Solved – Topic modeling (LDA) gives different outputs

bayesianmachine learningtopic-modelsunsupervised learningvariational-bayes

I am using Topic Modeling Tool which is based on Mallet and using latent dirichlet allocation (LDA). When I ran the tool multiple times, with the same input (a folder of 200-500 short text files), and set Topics = 10 with the default of 10 words printed per each topic, the generated 10 topics and the words in the output changes.

So am i supposed to reran it multiple times and how can I pick one?
Does it matter which tool of topic modelling I use? I found a few other tools in my search including Stanford Topic Modeling Toolbox, Natural Language Toolkit, etc.

Best Answer

As Cliff notes in comments, the objective function for LDA is non-convex, making it a multimodal problem. That is, you can expect any given run to be locally optimal; you cannot expect that any given run would outperform some other run from different starting points.

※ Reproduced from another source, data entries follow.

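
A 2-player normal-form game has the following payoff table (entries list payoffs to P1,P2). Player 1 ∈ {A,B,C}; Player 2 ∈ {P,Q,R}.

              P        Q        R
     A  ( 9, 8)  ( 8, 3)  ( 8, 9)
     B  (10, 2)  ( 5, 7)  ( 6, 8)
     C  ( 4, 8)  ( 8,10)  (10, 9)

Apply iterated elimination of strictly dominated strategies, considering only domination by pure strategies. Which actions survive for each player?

P2 drop P (R beats it: A:9>8 B:8>2 C:9>8)
P1 drop B (A beats it: Q:8>5 R:8>6)
P1→{A,C} P2→{Q,R}

Survivors P1:{A,C} P2:{Q,R}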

To choose between multiple runs, consider this from another paper on variational methods by LDA creators David Blei and Michael Jordan (emphasis mine):

Practical applications of variational methods must address initialization of the variational distribution. While the algorithm yields a bound for any starting values of the variational parameters, poor choices of initialization can lead to local maxima that yield poor bounds. We initialize the variational distribution by incrementally updating the parameters according to a random permutation of the data points. (This can be viewed as a variational version of sequential importance sampling). We run the algorithm multiple times and choose the final parameter settings that give the best bound on the marginal likelihood.

They were writing about Dirichlet process mixtures, but the principle of selecting the run that best predicts the data carries. Also consider selecting based on perplexity of a held-out test set.